10 Ekim 2015, Ankara tren garı önündeki bombalı katliamda 102 ölü, 246 yaralı,
17 Şubat 2016, Ankara Devlet Mahallesindeki bombalı katliamda 29 ölü, 61 yaralı,
13 Mart 2016, Ankara’nın göbeği Kızılay’daki bombalı katliamda 37 ölü, 125 yaralı.
Ülkemizin kalbi Ankara’da 5 ayda toplam 168 kayıp, çoğu sakat kalan yüzlerce yaralı.
Savaş olsa ancak bu kadar kişi ölürdü. (Nitekim güneydoğu illerindeki iç savaştan yüzlerce şehit gelmedi mi?)
Bu felaketlere karşın ne yas ilanı var, ne yetkililer arasında istifa eden var, ne açılan bir soruşturma...
Sanki sıradan olaylar yaşıyoruz. “Terörle yaşamaya alışmamız lazım” diyenler bile var. Böyle bir şeye nasıl alışabilinirse?..
Halktan, terörü protesto etmek isteyenlere, “Bırakın size dilediklerini yapsınlar, hatta öldürsünler” der gibi, polis şiddet uyguluyor.
Üç katliam sırasında da Ankara Emniyet Müdürü değişmiş ve vekaleten atanmış.

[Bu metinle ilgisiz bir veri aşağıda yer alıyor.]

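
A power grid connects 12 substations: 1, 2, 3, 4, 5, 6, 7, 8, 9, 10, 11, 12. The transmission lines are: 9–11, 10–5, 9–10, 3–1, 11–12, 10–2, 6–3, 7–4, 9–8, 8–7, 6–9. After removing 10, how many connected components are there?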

Zaten çektiklerimizin çoğunu, Sözcü yazarı Yılmaz Özdil’in 15 Mart tarihli “Kızılay” başlıklı yazısında çok güzel vurguladığı gibi, tüm makamlara liyakatsız (yeteneksiz, tecrübesiz) yandaşları yerleştirmelerinden çekmiyor muyuz?
Bizim kamu kuruluşlarında çalıştığımız dönemlerde (20-30 yıl önce) bu kuruluşlarda müdür olabilmek için en az 10 yıllık tecrübe aranırdı.
Şimdi sıfır tecrübeli damatlar Bakan yapılıyor. Gerisini düşünün artık.
Terör olayları sonunda oy artışı sağladıklarının hesabını yapan yönetimlerden ne bekleyebiliriz ki.
Oysa terör saldırılarında ölen gençlerimizin, insanlarımızın, insanca ve huzurlu yaşamanın dışında bir hayalleri yoktu ki... Yazık değil mi bu insanlarımıza, bu gençlerimize.
Teröristlerin ruhsal durumunu ise ayrı bir inceleme konusu. 16 Mart tarihli Cumhuriyet gazetesindeki köşesinde, Güray Öz’ün son derece akılcı ve insani değerlendirmesi var. “Kendini bir şey sanan terörist, hiç bir şey değildir aslında. Çünkü ölümü seçen hiç bir şeydir. Onun herhangi bir davası olamaz. Savunulacak davalar, insanları yok etmeyi değil, yaşatmayı seçer. Savunulacak davalar intikam duygusu ile beslenmezler, tam tersine kini, intikamı reddederek kendilerini büyütürler.”
Sosyal medyada Ankara’lı bir vatandaşın paylaşımı ise ne güzel özetliyor insanların yaşamdan asgari beklentilerini. Çocukluğu, gençliği, eğitim yaşamı Ankara’da geçmiş biri olarak beni de son derecede duygulandırdı.
“Ankara Kızılay’da parçalanarak ölünmez.
YKM’nin önünde buluşma olur.
Güven Park’ta bir simit alınıp, banka oturulup, yarısı güvercinlere verilir.
Yüksel caddesinde sokak müziği dinlenir. Paran çoksa Dost Kitabevinden, azsa Olgunlar’dan az kullanılmış kitap alınır.
Sakarya’da 2 bira içip türkü dinlenir.
Konur ve Karanfil’de ağır ağır volta atılır. Belki oradaki salaş kafelerde 2 çay içilip tavla oynanır.
Güvenpark’ın içindeki heykelin önünde fotoğraf çekilir.
Bunlar Kızılay’da yapılabilecek yüzlerce şeyden sadece birkaçı.
Bunların hepsi yapılır ama parçalanarak ölünmez!!!
BAŞIMIZ SAĞ OLSUN ANKARAM!!!"
İnsanlarımız çok şey mi istiyor. Saray istemiyor, Başkanlık istemiyor. Sadece huzurlu bir yaşam istiyor. Yeryüzündeki güzellikleri yaşamak istiyor.